Oublier le Karachigate
Il y a 15 jours, Nicolas Sarvait voulu balayé d'une phrase ("c'est une fable") l'affaire dite du Karachigate. L'un des avocats des familles des victimes de l'attentat de Karachi du 8 mai 2002 avait révél que les juges suspectaient non plus la piste islamiste mais une vengeance du Pakistan, suite à l'arrêt du versement de commissions à leurs intermédiaires dans le cadre de la vente de 3 sous-marins français en 1994. Un ancien juge a contesté cette version. Reste que l'étau semble se resserrer autour du camp Balladur de l'époque: il est un soupçon que personne ne conteste, à part les intéressés eux-mêmes, celui du versement de commissions occultes, via cette vente d'armes (et de quelques autres), à la campagne présidentielle du candidat Balladur en 1995. Nicolas Sarkozy était son directeur de campagne. Et son équipe ne pouvait compter sur le soutien financier du RPR, tout engagé aux côtés du rival Chirac. En 1994, la France de Ballaudur, via la Direction des Constructions Navales (DCN), vend 3 sous-marins au Pakistan, mais aussi des frégates à l'Arabie Saoudite, en 1994 pour 2,9 milliards d'euros. D'après l'ancien directeur financier de la DCN, Gérard-Philippe Menayas, Edouard Balladur aurait imposé deux intermédiaires à la DCN dans cette vente de sous-marins, dont l'un est "suspecté de longue date par les services secrets français de s'être livré à des activités illégales (blanchiment, trafic de drogue et d'armes...), mais aussi d'entretenir des «relations financières» avec l'ancien premier ministre Edouard Balladur". Au Nouvel Observateur, Nicolas Sarkozy défend sa cause: "Cela devrait vous rassurer d’avoir un président pointilleux sur les questions d’honnêteté." La justice devrait entendre Edouard Balladur sur cette affaire. Attentat ou pas, le versement de commissions occultes pour financer une campagne politique n'est pas autorisé. Il faut parfois rappeler certaines vérités. Les comptes de campagne d'Edouard Balladur, validés, restent discrets sur le sujet.
Oublier la crise
Vendredi, Laurent Wauquiez, le secrétaire d'Etat au Chômage a annoncé vouloir faire financer par le pôle emploi le permis de conduire de 0,006% des chômeurs prévus cette année, soit 20 000 personnes.
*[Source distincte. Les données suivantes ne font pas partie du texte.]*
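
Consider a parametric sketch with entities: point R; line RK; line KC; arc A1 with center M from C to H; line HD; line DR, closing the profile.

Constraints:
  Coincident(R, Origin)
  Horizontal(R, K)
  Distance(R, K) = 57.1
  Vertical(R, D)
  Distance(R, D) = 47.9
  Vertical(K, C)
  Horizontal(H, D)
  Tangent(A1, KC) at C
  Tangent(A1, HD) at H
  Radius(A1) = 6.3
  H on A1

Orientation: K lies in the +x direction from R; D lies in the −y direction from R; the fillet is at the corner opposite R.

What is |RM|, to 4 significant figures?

65.66

R is at the origin; RK is horizontal with |RK| = 57.1 and K on the +x side, so K = (57.10, 0.000). RD is vertical with |RD| = 47.9 and D on the −y side, so D = (0.000, -47.90). The virtual corner opposite R is at (57.10, -47.90). Since A1 is tangent to KC there, MC ⟂ KC and the tangent condition forces MH to be normal to HD, with radius 6.3, so the center M sits 6.3 in from both sides at M = (50.80, -41.60). Then |RM| = |M − R| = 65.66.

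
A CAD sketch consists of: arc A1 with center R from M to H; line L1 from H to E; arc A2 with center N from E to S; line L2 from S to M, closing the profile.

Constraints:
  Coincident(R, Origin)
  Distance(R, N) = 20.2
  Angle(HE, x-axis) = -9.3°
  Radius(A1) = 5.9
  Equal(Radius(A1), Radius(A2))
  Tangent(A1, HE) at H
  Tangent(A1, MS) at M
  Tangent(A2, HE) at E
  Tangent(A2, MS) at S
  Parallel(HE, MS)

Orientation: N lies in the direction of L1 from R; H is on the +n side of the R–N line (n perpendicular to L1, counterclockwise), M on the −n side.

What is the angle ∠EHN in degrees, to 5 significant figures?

16.282°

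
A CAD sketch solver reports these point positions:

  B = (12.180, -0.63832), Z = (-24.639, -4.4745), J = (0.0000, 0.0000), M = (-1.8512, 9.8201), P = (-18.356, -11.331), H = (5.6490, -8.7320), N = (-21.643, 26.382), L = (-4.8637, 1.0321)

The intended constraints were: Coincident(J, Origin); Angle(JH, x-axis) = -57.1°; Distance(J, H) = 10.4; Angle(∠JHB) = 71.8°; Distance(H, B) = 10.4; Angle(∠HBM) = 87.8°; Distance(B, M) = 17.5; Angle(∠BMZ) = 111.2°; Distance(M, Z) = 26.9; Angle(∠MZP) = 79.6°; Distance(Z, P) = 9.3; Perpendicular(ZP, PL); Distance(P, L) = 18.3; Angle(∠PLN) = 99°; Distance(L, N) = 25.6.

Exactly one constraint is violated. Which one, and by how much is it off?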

Bel effort ! "Il faut aller beaucoup plus loin pour que le manque de mobilité ne soit plus un obstacle" a-t-il estimé. On se félicitera quand mêeme que le budget consacré aux aides à la recherche d'emploi (notamment pour la prise en charge des billets de train ou d'un déménagement) a été doublé de 40 à 80 millions d'euros en 2009. Il y a à peine 6 mois, le même Wauquiez estimait à 150 000 le nombre de dermandeurs d'emploi dans le besoin d'aide à la mobilité. En juillet 2009, les ambitions ont été revues à la baisse... Mercredi dernier, Sarkozy a enjoint les partenaires sociaux de renforcer l'indemnisation des salariés victimes de la crise. Il pensait surtout aux contrat de transition professionnelle (CTP), voire de rapprocher la convention de reclassement personnalisé (CRP) du CTP". Et lui, il attend quoi ? Qu'on soit tous dans la rue ?
Oublier avant tout
Sarkozy a encore deux ans pour faire oublier beaucoup de choses : ses déclarations sur les enseignants-chercheurs incompétents, son fichier Edvige, ses centres de rétentions, les franchises médicales pour tous pour financer le bouclier fiscal de quelques-uns, son "offre raisonnable d'emploi" qui expulse les chômeurs de leurs droits, son RSA qui flique leurs revenus, ses sanctions contre les préfets récalcitrants, le pantouflage de ses proches conseillers, son discours sur l'homme africain, sa diplomatie nucléaire auprès des dictatures de la planète. Nicolas Sarkozy doit faire oublier l'échec de sa rupture. La crise lui en a fournit le prétexte. Il peut célébrer le modèle social français qu'il voulait détruire tout en continuant de l'affaiblir par petites touches. L'électeur sarkozyste devra se demander si précipiter au chômage les seniors de plus de 58 ans est chose raisonnable, si lécher le cercueil d'Omar Bongo malgré les sifflets était bien nécessaire; si la défiscalisation des heures supplémentaires n'était pas la pire idée de la décennie. L'électeur sarkozyste a quelques mois encore pour juger s'il fallait acheter un nouvel Airbus présidentiel, ou claquer la bise à Poutine quelques heures avant que ce dernier n'envahisse la Géorgie; si l'éthique était au rendez-vous de cette présidence. Bref, l'électeur sarkozyste devra faire preuve de lucidité.